Cetin Özaydin spricht nicht wie ein Funktionär, eher wie ein Sozialarbeiter. Seine Stimme überschreitet den Flüsterton kaum. "Unser Arbeitsgebiet ist groß." In den Bezirken Kreuzberg, Neukölln und Friedrichshain leben etwa eine Million Menschen, Arbeitslosenquote und Kriminalitätsrate liegen über dem Durchschnitt. "Ein Verein, der hier so viele Menschen bewegt, sollte Hilfe leisten." Für ihn ist es eine Selbstverständlichkeit, für andere nicht. Bundesligist Hertha BSC ist ein Beispiel. Der Jahresetat liegt bei weit über 60 Millionen Euro, aber abgesehen von ein paar Plakaten und der einen oder anderen als Benefizspiel getarnten Testpartie hat Hertha wenig Ideen zu bieten, im Kampf gegen die Ablehnung von Minderheiten.

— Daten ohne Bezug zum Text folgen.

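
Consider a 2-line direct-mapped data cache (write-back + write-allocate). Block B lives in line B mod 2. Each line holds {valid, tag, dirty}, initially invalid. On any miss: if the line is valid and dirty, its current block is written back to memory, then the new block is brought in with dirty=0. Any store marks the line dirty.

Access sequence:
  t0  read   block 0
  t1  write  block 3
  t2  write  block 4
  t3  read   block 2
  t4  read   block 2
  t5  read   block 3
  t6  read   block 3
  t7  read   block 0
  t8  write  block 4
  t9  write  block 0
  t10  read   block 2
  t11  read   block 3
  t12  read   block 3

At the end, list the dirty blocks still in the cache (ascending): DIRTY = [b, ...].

DIRTY = [3]

0: R B0 → L0 miss [-]
1: W B3 → L1 miss [D]
2: W B4 → L0 miss [D]
3: R B2 → L0 miss wb→B4 [-]
4: R B2 → L0 hit [-]
5: R B3 → L1 hit [D]
6: R B3 → L1 hit [D]
7: R B0 → L0 miss [-]
8: W B4 → L0 miss [D]
9: W B0 → L0 miss wb→B4 [D]
10: R B2 → L0 miss wb→B0 [-]
11: R B3 → L1 hit [D]
12: R B3 → L1 hit [D]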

» Chancengleichheit gibt es nicht. Es ist ein Wunder, dass wir überhaupt existierten. «
Cetin Özaydin
Celal Bingöl kann sich schnell in Rage reden, wenn es um halbherzige Unterstützung von Politikern oder Verbänden geht. Der Präsident von Türkiyemspor spricht mit seinem ganzen Körper. Es war Anfang der siebziger Jahre, als Familie Bingöl aus einem Dorf in Anatolien nach Berlin übersiedelte. Die Großstadt war für den Jungen wie eine fremde Welt, das Tempo, die Sprache, die Vielfalt. Mit seiner Schwester spielte er oft an einem Grenzübergang an der Mauer. Eines Tages warf ihm ein afroamerikanischer Soldat einen bösen Blick zu. Celal Bingöl hatte noch nie einen Farbigen gesehen, er erschrak und versteckte sich in einem Graben. "Heute habe ich viele dunkelhäutige Freunde", sagt er. "Auch dank des Fußballs."
Die Erfahrungen, die Celal Bingöl gemacht hat, haben viele Kinder in Berlin noch vor sich. Von den mehr als 100000 Berlinern, die in Vereinen Fußball spielen, ist etwa ein Drittel ausländischer Herkunft. Rund 20000 haben türkische Wurzeln. Mehr als ein Viertel der über 200 Berliner Fußballklubs haben einen Migranten-Hintergrund. Der größte ist Türkiyemspor, der Verein ist ein Spiegelbild seiner Umgebung. Allein sieben Nationalitäten sind in der ersten Mannschaft vertreten.
Der Traum vom FC Bayern
In einem sozialen Brennpunkt des eingemauerten Westberlins hatten sich Gastarbeiter 1978 dem Hobbyfußball verschrieben. Im Zuge des sportlichen Aufstiegs strömten immer mehr Anhänger ins Katzbachstadion. Ende der Achtziger hatte sich Türkiyem, was so viel bedeutet wie "meine Türkei", hinter Hertha und Tennis Borussia zur dritten sportlichen Kraft in Berlin entwickelt. Tausende Zuschauer verfolgten die Heimspiele, und sie mussten mit ansehen, wie ihre Mannschaft 1991 den Aufstieg in die zweite Bundesliga knapp verpasste. "Wir träumen alle vom Profifußball, von Spielen gegen den FC Bayern München oder Hertha BSC, wir sind schließlich ein Leistungsverein", sagt Celal Bingöl und nippt an seinem Teeglas. "Aber das allein kann es nicht sein." Für ihn gehört der Fußball zur Familienerziehung. Und er meint das durchaus wörtlich.